City turning into a form of ‘urban eye candy’

AMARILLO, Texas — We were walking this morning to an appointment we had with someone in her office at Seventh Avenue and Taylor Street when my wife spoke up.

“You know, the city certainly is a lot more attractive to the eye than it used to be, when we first moved here” in early 1995, she said.

To which I said, “Absolutely!” As we drove toward our appointment we couldn’t help but notice the appearance of Polk Street, Amarillo’s one-time “main drag,” the place where kids used to hang out, where adults did the bulk of their retail shopping.

Yes, the city’s physical appearance has leaped way past where it used to stand back when we first laid eyes on Amarillo more than 24 years ago.

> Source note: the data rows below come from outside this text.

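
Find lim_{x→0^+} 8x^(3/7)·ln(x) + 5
The product is a 0·∞ indeterminate form at x → 0⁺.
Rewrite the product as 8·ln(x) / x^(-3/7) and apply L'Hôpital, or use the standard hierarchy x^(-3/7) ≫ |ln x| as x → 0⁺.
The indeterminate product → 0, so the limit = 5.

Final answer: 5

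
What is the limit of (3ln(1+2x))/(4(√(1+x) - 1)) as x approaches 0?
Both numerator and denominator → 0 as x → 0; this is a 0/0 indeterminate form.
Expand each to leading order near x = 0: numerator ~ 6·x, denominator ~ 2·x.
The limit of the ratio is 3.

Final answer: 3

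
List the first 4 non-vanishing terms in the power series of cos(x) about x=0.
-x^6/720 + x^4/24 - x^2/2 + 1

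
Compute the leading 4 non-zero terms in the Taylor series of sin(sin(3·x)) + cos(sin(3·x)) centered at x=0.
-9·x^3 - 9·x^2/2 + 3·x + 1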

The Potter County Courthouse square is all dolled up. They’re tearing the daylights out of the formerly rotting hulk called the Barfield Building. The Paramount Theater building remains full of activity. Polk Street is busy these days with lunchtime crowds deciding where to eat. A bit west of Polk we see that the West Texas A&M University Amarillo campus is all but complete inside what used to be called the Commerce Building.

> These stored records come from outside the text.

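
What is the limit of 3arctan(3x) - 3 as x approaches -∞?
Evaluate the dominant behaviour as x → -∞; each term tends to a finite value or vanishes.
Limit = -3·π/2 - 3.

Final answer: -3·π/2 - 3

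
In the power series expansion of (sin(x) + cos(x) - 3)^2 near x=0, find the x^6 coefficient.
Expand to order 6: (sin(x) + cos(x) - 3)^2 = x^6/120 + 13·x^5/60 - x^4/4 - x^3/3 + 3·x^2 - 4·x + 4 + O(x^7).
The coefficient of x^6 is 1/120.

Final answer: 1/120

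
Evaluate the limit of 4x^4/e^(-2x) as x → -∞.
This is an ∞/∞ indeterminate form as x → -∞.
Compare growth rates of the dominant terms (exponentials ≫ polynomials ≫ logarithms), or apply L'Hôpital's rule; the quotient → 0.
Limit = 0.

Final answer: 0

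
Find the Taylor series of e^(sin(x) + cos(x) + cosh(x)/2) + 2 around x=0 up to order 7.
17·x^7·e^(3/2)/1920 + 317·x^6·e^(3/2)/5760 + 13·x^5·e^(3/2)/480 - 5·x^4·e^(3/2)/32 - x^3·e^(3/2)/4 + x^2·e^(3/2)/4 + x·e^(3/2) + 2 + e^(3/2)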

I am acutely aware of the political turmoil that has accompanied the city’s work toward downtown revival. Some folks like it. Others dislike it. Some of the city’s power elite have been accused of feathering their own bank accounts.

We don’t get the chance any longer to watch the downtown district repurpose itself in real time. We only get to take a gander at where it is in the moment.

At this moment, therefore, we happened to notice that the city’s central business and entertainment district is looking much more appealing than it used to look.

How in the world is that a bad thing?